Además de afectar a la ganadería, los perros asilvestrados provocan un desequilibrio ecológico notable. El zorro gris —una especie nativa— prácticamente ha desaparecido de las áreas estudiadas. Los guanacos, por su parte, también sufren ataques constantes. El investigador calificó a estos perros como “depredadores torpes” que prosperan en un ecosistema sin competidores naturales, como el puma, ausente en la región.
La normativa está, pero no se aplica
Aunque hace ocho años se sancionó una ley que permite el control poblacional de los perros asilvestrados, Arona fue claro al afirmar que «nunca se implementó en el territorio rural». Y agregó que los esfuerzos se limitaron a entornos urbanos, mientras que el verdadero origen del problema —según su visión— está en las ciudades, donde la proliferación de perros sin control alimenta el fenómeno.
“El mayor generador de este conflicto es urbano. Ushuaia, Tolhuin y Río Grande tienen una cantidad muy alta de animales sueltos, y muchos de ellos terminan migrando o siendo abandonados en zonas rurales”, señaló.

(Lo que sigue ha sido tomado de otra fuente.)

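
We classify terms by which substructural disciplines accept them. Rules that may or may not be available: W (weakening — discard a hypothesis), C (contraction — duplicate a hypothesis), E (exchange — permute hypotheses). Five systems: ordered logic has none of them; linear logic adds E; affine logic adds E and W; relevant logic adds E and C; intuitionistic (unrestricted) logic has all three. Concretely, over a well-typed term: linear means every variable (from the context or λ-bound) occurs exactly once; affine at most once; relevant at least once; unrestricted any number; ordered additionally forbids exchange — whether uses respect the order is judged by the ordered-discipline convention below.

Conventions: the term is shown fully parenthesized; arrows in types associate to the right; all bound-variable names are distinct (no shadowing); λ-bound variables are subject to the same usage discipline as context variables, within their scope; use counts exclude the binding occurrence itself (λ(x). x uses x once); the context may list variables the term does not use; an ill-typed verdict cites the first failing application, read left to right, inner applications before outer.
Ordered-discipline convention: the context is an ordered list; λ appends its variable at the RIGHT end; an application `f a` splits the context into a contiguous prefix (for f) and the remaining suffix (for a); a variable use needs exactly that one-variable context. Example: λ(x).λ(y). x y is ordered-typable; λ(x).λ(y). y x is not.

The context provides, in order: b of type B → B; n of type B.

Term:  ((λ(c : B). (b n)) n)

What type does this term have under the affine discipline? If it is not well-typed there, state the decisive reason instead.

not well-typed under affine — needs contraction — n ×2
variable uses: b ×1, n ×2, c (λ-bound) ×0
uses in reading order: b, n, n
typing: well-typed — term : B
all disciplines: ordered ✗ · linear ✗ · affine ✗ · relevant ✗ · unrestricted ✓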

Urge una acción coordinada
Para el especialista, la situación requiere un enfoque integral: políticas públicas que actúen tanto en la raíz del problema (el abandono y la falta de control en las ciudades) como en sus consecuencias (la devastación en el campo). “Desde 2017 hay una ley vigente, pero los perros aún no se han enterado de que se está haciendo algo”, ironizó.
El llamado de Arona pone sobre la mesa la necesidad de asumir con urgencia una política de control efectiva, que combine vigilancia, educación, tenencia responsable y acción directa en el campo para evitar que esta amenaza continúe destruyendo el frágil equilibrio de Tierra del Fuego.